🤖 AI Summary
This study addresses strategic competition among multiple agents for divisible, scarce resources—such as financial assets or computational capacity—under conditions of asymmetric information or the absence of a common prior. By developing a game-theoretic framework that integrates market price dynamics, the work extends the existence, uniqueness, and computationally efficient characterization of Bayesian Nash equilibria to partial-information settings with a common prior, and further establishes convergence guarantees for simultaneous learning dynamics when no common prior is assumed. Theoretical contributions include a rigorous characterization of equilibrium properties and an upper bound on the Price of Anarchy.
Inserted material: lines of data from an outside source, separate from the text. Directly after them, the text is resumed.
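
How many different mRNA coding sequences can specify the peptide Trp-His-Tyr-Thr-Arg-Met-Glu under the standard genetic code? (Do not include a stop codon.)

192

Trp: 1 codon.
His: 2 codons.
Tyr: 2 codons.
Thr: 4 codons.
Arg: 6 codons.
Met: 1 codon.
Glu: 2 codons.
1 × 2 × 2 × 4 × 6 × 1 × 2 = 192.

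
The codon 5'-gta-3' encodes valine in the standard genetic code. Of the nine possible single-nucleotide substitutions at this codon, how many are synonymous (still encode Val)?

3

Position 1: none → 0 synonymous.
Position 2: none → 0 synonymous.
Position 3: GTT, GTC, GTG → 3 synonymous.
Total: 0 + 0 + 3 = 3.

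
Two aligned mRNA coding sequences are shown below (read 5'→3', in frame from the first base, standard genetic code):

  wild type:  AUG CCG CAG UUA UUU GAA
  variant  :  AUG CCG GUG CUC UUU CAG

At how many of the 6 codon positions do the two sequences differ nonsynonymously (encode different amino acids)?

Codon 1: AUG Met / AUG Met — identical.
Codon 2: CCG Pro / CCG Pro — identical.
Codon 3: CAG Gln / GUG Val — nonsynonymous.
Codon 4: UUA Leu / CUC Leu — synonymous.
Codon 5: UUU Phe / UUU Phe — identical.
Codon 6: GAA Glu / CAG Gln — nonsynonymous.
Nonsynonymous differences: 2.

2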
Empirically, simulations based on real-world financial data validate both the convergence of the proposed algorithms and the efficacy of the resulting strategic behaviors.
📝 Abstract
We consider multiple agents competing to acquire some costly divisible resource (e.g. shares of a financial asset, compute resources, etc.) over time. Leveraging a standard model for price dynamics, we propose a novel game-theoretic model for this problem, generalizing settings studied in diverse literatures. Our analysis considers different assumptions on the information available to agents. Under partial-information with a common prior (which subsumes complete information as a special case), we establish the existence, uniqueness, and efficient computability of the Bayesian Nash equilibrium (BNE), and bound the price of anarchy. Next and more generally, we consider agents with no common prior learning to act optimally given realistic market feedback from repeated interactions. We provide sufficient conditions on agents doing simultaneous learning dynamics for last-iterate convergence to the BNE. For all settings, we provide simulations based on real financial data to illustrate our theoretical results and offer new insights on strategic behavior in the context of trading and resource acquisition.